Barreras invisibles: La Ciudad sin acceso
La Auditoría General de la Ciudad de Buenos Aires (AGCBA) reveló un informe que evidencia severas fallas en la accesibilidad física de los museos y parques porteños.
El Auditor General, Lisandro Teszkewicz, fue tajante: “A más de dos décadas de la sanción de la Ley N°962, la Ciudad sigue siendo un espacio para pocos, un espacio privilegiado”. Esta normativa, promulgada en 2003, buscaba incorporar los conceptos de accesibilidad física al Código de Edificación, pero los resultados brillan por su ausencia.
Uno de los principales obstáculos señalados en el informe es la falta de regulaciones claras para adaptar los museos a criterios de accesibilidad. Si bien la ley protege el patrimonio histórico y cultural, permite que ciertos edificios queden eximidos de su cumplimiento.
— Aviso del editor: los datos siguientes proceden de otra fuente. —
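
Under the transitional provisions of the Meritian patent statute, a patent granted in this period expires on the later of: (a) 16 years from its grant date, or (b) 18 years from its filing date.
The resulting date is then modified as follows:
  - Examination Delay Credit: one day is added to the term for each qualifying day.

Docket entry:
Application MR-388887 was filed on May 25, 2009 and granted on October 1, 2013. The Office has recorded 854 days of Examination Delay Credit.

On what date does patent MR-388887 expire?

2032-02-02

(a) grant + 16 years → 1 October 2029.
(b) filing + 18 years → 25 May 2027.
Later of the two: 1 October 2029.
Examination Delay Credit: +854 days → 2 February 2032.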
No obstante, la AGCBA aclara que esa excepción no exime al gobierno porteño de generar normativas o acordar con Nación mecanismos que permitan mejorar el acceso sin comprometer el valor patrimonial.
“El acceso a la cultura no puede ser un privilegio, sino un derecho garantizado para todos y todas las ciudadanas. Esta falta de regulaciones concretas impide que muchas personas puedan disfrutar el acervo cultural de nuestra Ciudad”, remarcó Teszkewicz.
En relación a los espacios públicos, el panorama no mejora: glorietas, monumentos, plazas y parques carecen de estructuras adecuadas que garanticen una accesibilidad universal. El Auditor advirtió que “no se trata solo de infraestructura, sino de la voluntad política de invertir en negocios, en vez de invertir en políticas públicas inclusivas”.
El informe también denuncia el incumplimiento sistemático de las normativas en la construcción de vados y pavimentos a nivel de acera. Las rampas en sendas peatonales no cumplen con las dimensiones reglamentarias y, en muchos casos, directamente no existen baldosas podotáctiles para personas con discapacidad visual.
A esto se suma la falta de convenios administrativos entre la Ciudad y la Nación que delimiten la responsabilidad compartida en materia de accesibilidad. Por otro lado, las comunas —que deberían tener un rol activo en estas gestiones— no cuentan con mecanismos reales de participación en la toma de decisiones.
“Faltan demasiados procesos para lograr el equipamiento óptimo que permita que la ciudad pueda ser disfrutada como corresponde. Darle más participación a las comunas, que son las que conocen las necesidades diarias de vecinos y vecinas, es esencial. Este informe deja en claro que la accesibilidad física sigue siendo una deuda pendiente. Mientras no se adopten las medidas necesarias, la ciudad seguirá existiendo con barreras invisibles que excluyen. Y eso no es un error, es un proyecto político”, concluyó el Auditor.